フェミニズム倫理学から考える、 日韓合意
土曜日に買った『「慰安婦」問題・日韓「合意」を考える 日本軍性奴隷制の隠ぺいを許さないために』のなかにある、岡野さんの論文をさっそく、読んでみた。副題には、「『日韓合意』がなぜ、元『慰安婦』の女性たちを何度も殺すのか」とある。なかなかいろいろ考えさせられるし、岡野さんの年来の主張のポイントもわかるようになっている。フェミニズムにおける暴力論が提示しているもの――男性たちの正義(平等の主張)が、女性への抑圧のうえになりたっているという問題、そのうえに、修復的正義とはどういうものかを明らかにしている。結局、これをふまえないと、正義の規定にあるべき道徳的関係性を破壊してしまうと。そして、まさに、今回の事態はそういうことなのだと。なるほどなあ。
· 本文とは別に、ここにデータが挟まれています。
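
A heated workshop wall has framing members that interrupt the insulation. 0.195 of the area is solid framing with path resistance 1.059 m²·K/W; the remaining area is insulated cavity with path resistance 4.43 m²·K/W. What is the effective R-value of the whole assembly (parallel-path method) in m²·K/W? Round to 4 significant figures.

U_eff = 0.805/4.43 + 0.195/1.059 = 0.18172 + 0.18414 = 0.36585
R_eff = 1/U_eff = 2.7333 m²·K/W

2.733 m²·K/W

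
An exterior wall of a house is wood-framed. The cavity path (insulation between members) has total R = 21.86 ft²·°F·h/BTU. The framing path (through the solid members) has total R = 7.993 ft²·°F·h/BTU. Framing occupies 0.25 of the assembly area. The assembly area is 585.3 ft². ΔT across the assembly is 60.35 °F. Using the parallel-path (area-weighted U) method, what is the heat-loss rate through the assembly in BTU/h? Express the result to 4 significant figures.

2317 BTU/h

U_eff = 0.75/21.86 + 0.25/7.993 = 0.034309 + 0.031277 = 0.065587
R_eff = 1/U_eff = 15.247 ft²·°F·h/BTU
Q = 585.3 × 60.35 / 15.247 = 2316.7 BTU/h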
その上に立って何をなすべきか。日韓合意にある「元慰安婦の方々の名誉と尊厳の回復、心の傷の癒しのための事業を行い」ことを約束するのであれば、とその方向性を提示する。それは道徳的関係性の結びなおしであるわけだけど、それは政府とともに日本社会にも向けられていると。なるほどなるほど。